Haystack powers allyoucanupload and will soon power all of Webshots (Webshots is a photo sharing community with 19,000,000 members who have uploaded over 375,000,000 photos). Allyoucanupload is an image hosting service that we built to run alongside Webshots.
Haystack is designed to provide a very scalable, reliable and cost effective platform for object storage and delivery to the Internet. It just went live 2 weeks ago - we are currently using it for the allyoucanupload Webshots image hosting service (gif, jpeg and png). In the very near future, it will serve all Webshots photos, and soon, video.
I'm doing a long post because I'm very proud of what our technical team has accomplished, but also to give some insight into how finance, user and technical strategy intersect in our group. Building a large and sustainable (aka profitable) business in social media requires a balancing act between the delivering on a great user promise, a revenue model and keeping your costs under control. Haystack will allow us to deliver very robust storage solutions for users at a very low marginal cost.
Disclaimer/Credit: Almost all of the technical content in this blog post was written by Paul O, who runs CNET Networks' data center services, including database architecture, network systems and operations and the actual data center. Paul, Jim, Rodolphe, Marcus, and Matthew built Haystack - they don't (yet) have blogs so I'm doing this post. Please do not attribute any technical props to me because of this post. My only contribution to Haystack was to approve its development and cheerlead along the way.
Haystacks' content (social media files) has several interesting characteristics: it grows without bound; it tends toward write-once, read-many; the most recent content tends to be the most frequently accessed. Haystack's design leverage these characteristics.
The challenge: A big financial and therefore technical issue is the relationship of storage to delivery. It's relatively easy to deliver a small number of files to a lot of people. And a large number of files to a small number of people. A large number of files to a large number of people gets more complicated and can get very expensive very quickly.
Haystack gives us the ability to finely match the raw storage capacity of the system with it's overall IO capacity. Haystack grows very naturally through incremental addition of capacity. Haystack is designed to handle failures automatically and to keep reliability constant as the system grows. Haystack uses commodity hardware and software.
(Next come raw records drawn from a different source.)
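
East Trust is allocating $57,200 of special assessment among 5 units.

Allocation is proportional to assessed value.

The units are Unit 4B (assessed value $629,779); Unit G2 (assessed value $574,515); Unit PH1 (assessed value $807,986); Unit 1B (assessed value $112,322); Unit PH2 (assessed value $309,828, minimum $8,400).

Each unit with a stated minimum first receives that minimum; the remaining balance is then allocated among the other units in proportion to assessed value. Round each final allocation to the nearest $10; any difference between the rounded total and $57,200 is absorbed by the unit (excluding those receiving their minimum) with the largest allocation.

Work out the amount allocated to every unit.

Unit 4B: $14,470 · Unit G2: $13,200 · Unit PH1: $18,550 · Unit 1B: $2,580 · Unit PH2: $8,400

Fund the minimums — Unit PH2 $8,400. Remaining pool $48,800.
Remaining pool split over remaining assessed value 2,124,602: Unit 4B 14,465.40 → $14,470; Unit G2 13,196.04 → $13,200; Unit PH1 18,558.64 → $18,560; Unit 1B 2,579.92 → $2,580.
Rounding difference −$10 applied to Unit PH1 → $18,550.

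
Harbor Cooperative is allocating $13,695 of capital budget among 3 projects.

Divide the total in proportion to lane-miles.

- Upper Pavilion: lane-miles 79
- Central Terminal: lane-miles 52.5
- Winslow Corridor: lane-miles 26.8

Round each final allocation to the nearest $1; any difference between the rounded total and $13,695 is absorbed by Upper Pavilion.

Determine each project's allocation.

Total lane-miles = 158.3.
Unrounded shares: Upper Pavilion 79/158.3 × $13,695 = 6,834.52; Central Terminal 52.5/158.3 × $13,695 = 4,541.93; Winslow Corridor 26.8/158.3 × $13,695 = 2,318.55.
At nearest $1: Upper Pavilion $6,835; Central Terminal $4,542; Winslow Corridor $2,319. Sum = $13,696.
Difference $13,695 − $13,696 = −$1 applied to Upper Pavilion: Upper Pavilion becomes $6,834.

Upper Pavilion: $6,834 | Central Terminal: $4,542 | Winslow Corridor: $2,319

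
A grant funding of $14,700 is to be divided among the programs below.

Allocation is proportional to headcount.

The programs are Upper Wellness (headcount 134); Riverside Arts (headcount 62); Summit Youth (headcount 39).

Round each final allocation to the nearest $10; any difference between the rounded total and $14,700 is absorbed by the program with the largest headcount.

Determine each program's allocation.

Upper Wellness: $8,380 · Riverside Arts: $3,880 · Summit Youth: $2,440

Total headcount = 134 + 62 + 39 = 235.
Proportional shares: Upper Wellness 8,382.13; Riverside Arts 3,878.30; Summit Youth 2,439.57.
After rounding ($10): Upper Wellness $8,380; Riverside Arts $3,880; Summit Youth $2,440. Sum = $14,700.
Sum already equals the total — no adjustment.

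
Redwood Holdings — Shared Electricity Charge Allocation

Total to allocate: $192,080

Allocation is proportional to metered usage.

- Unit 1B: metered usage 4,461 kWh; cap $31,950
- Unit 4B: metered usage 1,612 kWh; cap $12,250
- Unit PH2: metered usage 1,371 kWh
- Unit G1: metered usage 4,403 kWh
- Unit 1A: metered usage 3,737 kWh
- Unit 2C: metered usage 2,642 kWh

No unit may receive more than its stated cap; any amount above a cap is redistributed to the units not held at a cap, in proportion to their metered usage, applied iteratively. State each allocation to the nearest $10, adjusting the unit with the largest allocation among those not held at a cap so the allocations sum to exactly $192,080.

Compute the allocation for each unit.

Total metered usage = 18,226.
Pro-rata shares before constraints: Unit 1B 47,013.55; Unit 4B 16,988.53; Unit PH2 14,448.68; Unit G1 46,402.30; Unit 1A 39,383.46; Unit 2C 27,843.49.
Capped: Unit 1B ($31,950), Unit 4B ($12,250); remaining pool $147,880 reallocated over remaining metered usage 12,153.
Redistributed shares: Unit PH2 16,682.59 → $16,680; Unit G1 53,576.54 → $53,580; Unit 1A 45,472.52 → $45,470; Unit 2C 32,148.36 → $32,150.

Unit 1B: $31,950 · Unit 4B: $12,250 · Unit PH2: $16,680 · Unit G1: $53,580 · Unit 1A: $45,470 · Unit 2C: $32,150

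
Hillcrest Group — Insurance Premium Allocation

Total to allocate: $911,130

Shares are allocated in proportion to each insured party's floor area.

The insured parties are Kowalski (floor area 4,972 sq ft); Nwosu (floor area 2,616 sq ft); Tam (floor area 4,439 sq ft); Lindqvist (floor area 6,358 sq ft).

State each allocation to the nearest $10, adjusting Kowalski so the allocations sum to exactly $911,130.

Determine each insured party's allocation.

Kowalski: $246,410; Nwosu: $129,640; Tam: $219,990; Lindqvist: $315,090

Sum of floor area: 18,385.
Pro-rata amounts: Kowalski 4,972/18,385 × $911,130 = 246,404.04; Nwosu 2,616/18,385 × $911,130 = 129,644.61; Tam 4,439/18,385 × $911,130 = 219,989.45; Lindqvist 6,358/18,385 × $911,130 = 315,091.90.
After rounding ($10): Kowalski $246,400; Nwosu $129,640; Tam $219,990; Lindqvist $315,090. Sum = $911,120.
Difference $911,130 − $911,120 = +$10 applied to Kowalski: Kowalski becomes $246,410.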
The promise of Haystack is that we can handle reliability at
scale at a very low (perhaps the lowest) marginal operating cost.
Reliability means that we never have to say we're sorry - we lost your
photos. Scale is scale. Low marginal cost directly goes to our
ability to give users as much storage as we can, and run the least
intrusive ads, while running Webshots with a sustainable profit margin
- and keeping the data center team focused on talent vs hands and
well paid:) You'll see the effects of Haystack on Webshots in our
upcoming redesign and soon to be revised storage limits.
BSU Haystack consists of many Basic Storage Units (BSU), which are just servers with a lot of disks. Content is scattered more or less randomly across all BSU and spindles to maximize the IO throughput of the system. Multiple copies of the content are maintained on disparate equipment so that no single failure can loose all copies of an object.
Failure: In the event of a component failure, Haystack immediately begins a process to copy the "missing" content from one of the redundant sources to the available components. Because the content is scattered across all available components, recovery time is on the order of 1/N. Of course, the failure rate is on the order of N, so the overall availability is on the order of N * 1/N or a constant. Recovery is also has very little impact on the overall performance of the system.
As new capacity is added, existing content is migrated to the new capacity to rebalance the storage and IO across all available units. The rebalancing time is approximately constant.
Separation of Church and State
To minimize the overhead in tracking the location of any given object, Haystack puts objects into buckets and needs to track only the location of the buckets. The applications using Haystack must independently track metadata about each object including it's bucket. At some level, a bucket is really just a directory and each BSU knows what buckets it contains. Haystack maintains a proper cache of the bucket locations and each BSU checks in periodically to report the state of its buckets. The proper cache can easily be rebuilt and the overall system is very tolerant of data inconsistencies between clients, the cache and the BSUs.
Various processes monitor the overall condition of Haystack and initiate actions as needed to maintain the health. For example, when new capacity is added, these monitoring processes detect the availability of "under-utilized" capacity and begin a bucket migration process to bring the new capacity up to the same levels as the old capacity.
Some of the jobs have names...they are:
leon's job is to identify and remove extra instances
jeopardy makes more copies of data that has too few copies
scalpel removes outdated copies of data
optimist moves data to fill up less-full nodes
pessimist moves data from busy nodes to less busy nodes
Changing the drives over time
Currently we use 400 GB sata drives. As time goes by, the average age of the content will grow and the average number of access per object will decrease. This will allow us to introduce larger capacity disk drives as the system grows, helping to keep the overall hosting and depreciations costs low. The number of sata drives attached to a given BSU is determined by the overall network throughput of the BSU and the ability of the BSU to effectively use the file system cache.
Haystack uses various content caching and redirection mechanisms to both hide the complexity of the system from clients and to leverage the raw IO capacity of the spindles. The system is very loosely coupled and designed to be quite tolerant of failures. This means that failures are very localized. In addition, the types of failures that can have the largest negative impact are with very proven technologies, such as file systems and disk arrays. Thus the overall reliability is high and the operational costs are low.
Rant - lots of private social media properties are venture funded and lose tons of money storing/serving content to get big to either get bought or change the model.
Finale The challenge at public companies like CNET Networks is to build a social media business model as well as a user & technical model from the "get go". That operating plan must be good for user and cheap enough to operate so we can return a healthly return on invested capital to our shareholders. Haystack is a significant innovation that should help us to build a better product for users, scale for marketing partners, and generate operating cash flow for shareholders.
Whew - if you're still reading then you are likely one of the Webshots or CNET Networks engineers - nice work folks :)